IHK-Aachen bequemt sich nach 4,5 Monaten zu einer Reaktion

Es dauerte viereinhalb Monate, bis die IHK Aachen überhaupt dazu bewegt werden konnte, ihren Angriff auf das IHK-Aachen-Mitglied durch Denunziantin Nora Lilienthal genauer zu erklären.

Zur Erinnerung: der Vorwurf war, dass dieses IHK-Aachen-Mitglied in ihrem Twitter Konto “rassistische”, bzw. “fremdenfeindliche” Beiträge gepostet habe. (Zur inhaltlichen Würdigung der Kommentare des Mitgliedes siehe Teil 4 dieser Untersuchung.)

Frage 19 an Totalversager Michael F. Bayer, IHK Aachen

Was die Geschäftsführung der IHK Aachen dann nach viereinhalb Monaten vorliegt, ist nicht mehr als eine plumpe Fälschung von Beweisen, wie in diesem Teil der Untersuchung dargelegt werden wird:

IHK-Aachen: Plumpe Beweisfälschung durch die Geschäftsführung

IHK-Aachen: die von der Kammer vorgelegten “Beweise” sind gefälscht. Die gesamte Führung unterstützt dieses Vorgehen

IHK-Aachen: Angeblich sei Alles völlig offensichtlich

Der Tenor der Schreiben der IHK Aachen ist dabei durchgehend, dass „alles völlig klar und offensichtlich sei“ und man aufgrund dieser völligen Klarheit der Vergehen des Mitglieds nicht weiter behelligt werden wolle.

Man vermeidet dabei darzulegen, was die IHK-Aachen überhaupt zu ihrem Denzunziantenverhalten berechtige und man vermeidet zu erklären, woher die IHK-Aachen die Berechtigung herleitet, sich überhaupt in politische Diskussionen einzumischen. Es sei Alles völlig klar und völlig in Ordnung so…

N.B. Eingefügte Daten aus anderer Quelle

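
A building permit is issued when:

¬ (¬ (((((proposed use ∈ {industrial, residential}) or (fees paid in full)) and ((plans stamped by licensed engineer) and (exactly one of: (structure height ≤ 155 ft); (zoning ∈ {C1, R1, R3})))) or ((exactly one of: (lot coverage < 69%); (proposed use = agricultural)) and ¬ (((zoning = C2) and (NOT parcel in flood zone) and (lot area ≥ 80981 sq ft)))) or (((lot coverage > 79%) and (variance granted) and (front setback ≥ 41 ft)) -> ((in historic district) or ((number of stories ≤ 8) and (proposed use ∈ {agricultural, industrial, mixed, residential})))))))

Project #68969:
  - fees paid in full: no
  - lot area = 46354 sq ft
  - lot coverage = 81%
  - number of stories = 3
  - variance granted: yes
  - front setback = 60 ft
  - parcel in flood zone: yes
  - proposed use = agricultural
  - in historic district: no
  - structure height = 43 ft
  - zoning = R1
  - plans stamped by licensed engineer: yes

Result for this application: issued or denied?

Atomic conditions:
  proposed use ∈ {industrial, residential}: agricultural is not in the set → false
  fees paid in full: no → false
  plans stamped by licensed engineer: yes → true
  structure height ≤ 155 ft: 43 ≤ 155 is true
  zoning ∈ {C1, R1, R3}: R1 is in the set → true
  lot coverage < 69%: 81 < 69 is false
  proposed use = agricultural: agricultural == agricultural is true
  zoning = C2: R1 == C2 is false
  NOT parcel in flood zone: yes → false
  lot area ≥ 80981 sq ft: 46354 ≥ 80981 is false
  lot coverage > 79%: 81 > 79 is true
  variance granted: yes → true
  front setback ≥ 41 ft: 60 ≥ 41 is true
  in historic district: no → false
  number of stories ≤ 8: 3 ≤ 8 is true
  proposed use ∈ {agricultural, industrial, mixed, residential}: agricultural is in the set → true
Combine:
[1.1.1.1] false OR false = false
[1.1.1.2.2] exactly-one(true, true) = false
[1.1.1.2] true AND false = false
[1.1.1] false AND false = false
[1.1.2.1] exactly-one(false, true) = true
[1.1.2.2.1] false AND false AND false = false
[1.1.2.2] NOT false = true
[1.1.2] true AND true = true
[1.1.3.1] true AND true AND true = true
[1.1.3.2.2] true AND true = true
[1.1.3.2] false OR true = true
[1.1.3] true → true = true
[1.1] false OR true OR true = true
[1] NOT true = false
[root] NOT false = true
Overall: true → issued

Issued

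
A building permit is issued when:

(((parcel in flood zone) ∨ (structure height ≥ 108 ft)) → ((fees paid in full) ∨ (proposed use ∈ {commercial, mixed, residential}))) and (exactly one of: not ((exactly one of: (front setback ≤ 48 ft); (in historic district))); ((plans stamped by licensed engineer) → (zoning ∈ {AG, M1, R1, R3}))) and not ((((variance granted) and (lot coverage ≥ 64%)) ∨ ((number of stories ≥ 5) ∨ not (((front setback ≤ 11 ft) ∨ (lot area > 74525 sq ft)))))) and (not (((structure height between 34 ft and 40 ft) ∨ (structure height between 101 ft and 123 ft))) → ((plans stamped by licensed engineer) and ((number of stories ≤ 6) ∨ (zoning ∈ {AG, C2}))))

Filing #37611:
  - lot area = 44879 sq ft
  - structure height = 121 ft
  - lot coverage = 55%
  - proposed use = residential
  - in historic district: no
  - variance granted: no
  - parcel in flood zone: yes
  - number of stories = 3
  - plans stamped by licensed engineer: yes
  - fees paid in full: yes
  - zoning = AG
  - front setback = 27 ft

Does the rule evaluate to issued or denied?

Denied

Atomic conditions:
  parcel in flood zone: yes → true
  structure height ≥ 108 ft: 121 ≥ 108 is true
  fees paid in full: yes → true
  proposed use ∈ {commercial, mixed, residential}: residential is in the set → true
  front setback ≤ 48 ft: 27 ≤ 48 is true
  in historic district: no → false
  plans stamped by licensed engineer: yes → true
  zoning ∈ {AG, M1, R1, R3}: AG is in the set → true
  variance granted: no → false
  lot coverage ≥ 64%: 55 ≥ 64 is false
  number of stories ≥ 5: 3 ≥ 5 is false
  front setback ≤ 11 ft: 27 ≤ 11 is false
  lot area > 74525 sq ft: 44879 > 74525 is false
  structure height between 34 ft and 40 ft: 121 in [34, 40] is false
  structure height between 101 ft and 123 ft: 121 in [101, 123] is true
  number of stories ≤ 6: 3 ≤ 6 is true
  zoning ∈ {AG, C2}: AG is in the set → true
Combine:
[1.1] true OR true = true
[1.2] true OR true = true
[1] true → true = true
[2.1.1] exactly-one(true, false) = true
[2.1] NOT true = false
[2.2] true → true = true
[2] exactly-one(false, true) = true
[3.1.1] false AND false = false
[3.1.2.2.1] false OR false = false
[3.1.2.2] NOT false = true
[3.1.2] false OR true = true
[3.1] false OR true = true
[3] NOT true = false
[4.1.1] false OR true = true
[4.1] NOT true = false
[4.2.2] true OR true = true
[4.2] true AND true = true
[4] false → true (antecedent false ⇒ implication holds) = true
[root] true AND true AND false AND true = false
Overall: false → denied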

IHK-Aachen-Lüge: “unter Ihrem Twitter-Konto…”

Die Wahrheit sieht völlig anders aus. Hier zunächst das Schreiben von Christian Lautenberg vom 27.10.2020.Er spricht im Namen der gesamten IHK–Führung. (Anmerkungen dazu in roter Schrift):

IHK-Aachen: die Führung lügt: Es gab keine Beiträge “unter dem Twitter-Konto” des Mitgliedes

“Bezug nehmend auf Ihre o.g. Schreiben, ..erhalten Sie anbei einige Screenshots, die die Äußerungen von XXXX unter Ihrem Twitter Konto XXXX auszugsweise dokumentieren…”

Klar erkennbar: Es soll die Lüge aufrecht erhalten werden, das Twitter-Konto des Mitgliedes sei “voller rassistisher und fremdenfeindlicher Beiträge”. Deswegen verwendet Christian Laudenberg die Formulierung “unter Ihrem Twitter-Konto”.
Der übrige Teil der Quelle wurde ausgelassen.